I need to upload multiple excel files to a postgresql table but they can olverlap each other in several registers, therefore I need to be aware of IntegrityErrors
. I'm following two approaches:
cursor.copy_from
: The fastest approach but I don't know how to catch and control all Integrityerrors
due to duplicate registers
streamCSV = StringIO()
streamCSV.write(invoicing_info.to_csv(index=None, header=None, sep=';'))
streamCSV.seek(0)
with conn.cursor() as c:
c.copy_from(streamCSV, "staging.table_name", columns=dataframe.columns, sep=';')
conn.commit()
cursor.execute
: I can count and handle each exception but it is very
slow.
data = invoicing_info.to_dict(orient='records')
with cursor as c:
for entry in data:
try:
c.execute(DLL_INSERT, entry)
successful_inserts += 1
connection.commit()
print('Successful insert. Operation number {}'.format(successful_inserts))

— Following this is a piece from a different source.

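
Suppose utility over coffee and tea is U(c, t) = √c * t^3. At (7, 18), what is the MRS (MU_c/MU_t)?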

except psycopg2.IntegrityError as duplicate:
duplicate_registers += 1
connection.rollback()
print('Duplicate entry. Operation number {}'.format(duplicate_registers))
At the end of the routine, I need to determine the following info:
print("Initial shape: {}".format(invoicing_info.shape))
print("Successful inserts: {}".format(successful_inserts))
print("Duplicate entries: {}".format(duplicate_registers))
How can I modify the first approach to control all exceptions? How can I optimize the second approach?